= Tin Tin Nyo =

Human rights activist from Myanmar

Tin Tin Nyo (တင်တင်ညို) is a Burmese women's rights and democracy activist. She was the general secretary of the Women's League of Burma (WLB), an umbrella organization comprising various women's groups advocating for women's rights and political participation.

==Activism==
Tin Tin Nyo has spent nearly two decades advocating for women's rights under the Women's League of Burma (WLB), a coalition of 13 women's organizations, and was appointed General Secretary of the organization. In 2013, she was honored by the Global Fund for Women for her advocacy work.

Tin Tin Nyo served as the chairperson of the Burmese Wome's Union (BWU) from 2015 to 2021. Since 2019, she became managing director of Burma News International (BNI), an umbrella organization of ethnic minority media in Myanmar promoting independent journalism and human rights.
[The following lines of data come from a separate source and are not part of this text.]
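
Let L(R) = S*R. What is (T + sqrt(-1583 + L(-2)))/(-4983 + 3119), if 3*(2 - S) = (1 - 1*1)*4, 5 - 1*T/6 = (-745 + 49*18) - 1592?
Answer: -1095/233 - 23*I*sqrt(3)/1864 ≈ -4.6996 - 0.021372*I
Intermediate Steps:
T = 8760 (T = 30 - 6*((-745 + 49*18) - 1592) = 30 - 6*((-745 + 882) - 1592) = 30 - 6*(137 - 1592) = 30 - 6*(-1455) = 30 + 8730 = 8760)
S = 2 (S = 2 - (1 - 1*1)*4/3 = 2 - (1 - 1)*4/3 = 2 - 0*4 = 2 - 1/3*0 = 2 + 0 = 2)
L(R) = 2*R
(T + sqrt(-1583 + L(-2)))/(-4983 + 3119) = (8760 + sqrt(-1583 + 2*(-2)))/(-4983 + 3119) = (8760 + sqrt(-1583 - 4))/(-1864) = (8760 + sqrt(-1587))*(-1/1864) = (8760 + 23*I*sqrt(3))*(-1/1864) = -1095/233 - 23*I*sqrt(3)/1864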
Under her leadership, BNI was honored with the Hiroshima Foundation for Peace and Culture Award in 2023 for its dedication to peacebuilding and democracy. She retired from her position as general secretary of WLB in 2021 and remained in the organization as an advisor.
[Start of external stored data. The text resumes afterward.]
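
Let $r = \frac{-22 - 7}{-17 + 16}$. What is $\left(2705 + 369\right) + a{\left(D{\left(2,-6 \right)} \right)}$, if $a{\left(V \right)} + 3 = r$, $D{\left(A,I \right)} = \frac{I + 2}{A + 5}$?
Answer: $3100$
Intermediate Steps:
$D{\left(A,I \right)} = \frac{2 + I}{5 + A}$
$r = 29$ ($r = - \frac{29}{-1} = \left(-29\right) \left(-1\right) = 29$)
$a{\left(V \right)} = 26$ ($a{\left(V \right)} = -3 + 29 = 26$)
$\left(2705 + 369\right) + a{\left(D{\left(2,-6 \right)} \right)} = \left(2705 + 369\right) + 26 = 3074 + 26 = 3100$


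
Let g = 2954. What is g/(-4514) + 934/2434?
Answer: -743490/2746769 ≈ -0.27068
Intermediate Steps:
g/(-4514) + 934/2434 = 2954/(-4514) + 934/2434 = 2954*(-1/4514) + 934*(1/2434) = -1477/2257 + 467/1217 = -743490/2746769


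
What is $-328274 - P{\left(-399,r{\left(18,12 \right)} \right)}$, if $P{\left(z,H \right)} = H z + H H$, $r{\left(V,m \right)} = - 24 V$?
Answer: $-687266$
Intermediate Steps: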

Tin Tin Nyo has been an outspoken critic of Myanmar's military regime and her network has provided support to the demonstrations, noting that it is tracking false information on social media and keeping watch for incidents of sexual violence, harassment, or torture targeting women involved in the protests. In 2021, she participated in a panel discussion hosted by The Diplomat, analyzing the political crisis following the military coup.